Another recent announcement from 3D Systems President and CEO Avi Reichental indicated that the company has been seeking ways to simplify the creation of 3D content suitable for 3D printing. Evidently they’ve been working with the Leap Motion 3D sensor in particular, but we have little information beyond that.
The Leap Motion sensor is a revolutionary, yet tiny device that promises to change much about how you interface with computers. It’s a small, innocuous USD$80 box that sits quietly in front of your screen. But it’s timid appearance doesn’t indicate what it does: it tracks, in 3D, motion.

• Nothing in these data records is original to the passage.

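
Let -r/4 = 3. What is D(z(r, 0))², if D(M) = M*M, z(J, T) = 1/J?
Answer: 1/20736 ≈ 4.8225e-5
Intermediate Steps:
r = -12 (r = -4*3 = -12)
D(M) = M²
D(z(r, 0))² = ((1/(-12))²)² = ((-1/12)²)² = (1/144)² = 1/20736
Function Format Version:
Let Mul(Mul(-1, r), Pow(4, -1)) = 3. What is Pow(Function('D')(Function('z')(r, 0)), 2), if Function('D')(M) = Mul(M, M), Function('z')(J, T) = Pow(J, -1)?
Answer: Rational(1, 20736) ≈ 4.8225e-5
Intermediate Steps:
r = -12 (r = Mul(-4, 3) = -12)
Function('D')(M) = Pow(M, 2)
Pow(Function('D')(Function('z')(r, 0)), 2) = Pow(Pow(Pow(-12, -1), 2), 2) = Pow(Pow(Rational(-1, 12), 2), 2) = Pow(Rational(1, 144), 2) = Rational(1, 20736)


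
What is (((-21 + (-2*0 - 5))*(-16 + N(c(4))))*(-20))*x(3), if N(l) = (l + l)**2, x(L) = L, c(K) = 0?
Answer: -24960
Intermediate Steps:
N(l) = 4*l**2 (N(l) = (2*l)**2 = 4*l**2)
(((-21 + (-2*0 - 5))*(-16 + N(c(4))))*(-20))*x(3) = (((-21 + (-2*0 - 5))*(-16 + 4*0**2))*(-20))*3 = (((-21 + (0 - 5))*(-16 + 4*0))*(-20))*3 = (((-21 - 5)*(-16 + 0))*(-20))*3 = (-26*(-16)*(-20))*3 = (416*(-20))*3 = -8320*3 = -24960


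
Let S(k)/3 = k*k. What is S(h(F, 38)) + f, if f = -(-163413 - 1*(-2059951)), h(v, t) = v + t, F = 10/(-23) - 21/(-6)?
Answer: -4002369445/2116 ≈ -1.8915e+6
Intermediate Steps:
F = 141/46 (F = 10*(-1/23) - 21*(-⅙) = -10/23 + 7/2 = 141/46 ≈ 3.0652)
h(v, t) = t + v
f = -1896538 (f = -(-163413 + 2059951) = -1*1896538 = -1896538)
S(k) = 3*k² (S(k) = 3*(k*k) = 3*k²)
S(h(F, 38)) + f = 3*(38 + 141/46)² - 1896538 = 3*(1889/46)² - 1896538 = 3*(3568321/2116) - 1896538 = 10704963/2116 - 1896538 = -4002369445/2116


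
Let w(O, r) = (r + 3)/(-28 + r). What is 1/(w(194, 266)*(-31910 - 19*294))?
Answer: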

The designers of the Leap Motion apparently were inspired to implement the amazing visual scenes in the Tom Cruise movie, Minority Report, where characters simply wave, point and gesture to control massive transparent screens. The Leap Motion is the detector, able to precisely track finger movements within an eight cubic foot area.
But if such a detector could track the motion of hands, apparently to sub-millimeter accuracy (actually 0.01mm for each finger), the device could prove to be an amazing interface for a 3D modeling tool. One can only imagine the simplicity of just using your hands to manipulate a 3D model. We think such a move could be a big breakthrough in enabling the public to practically create 3D models, and that can only be a good thing.
There’s just one problem: the Leap Motion device is not yet available. As we understand it, the device doesn’t ship until July 22d.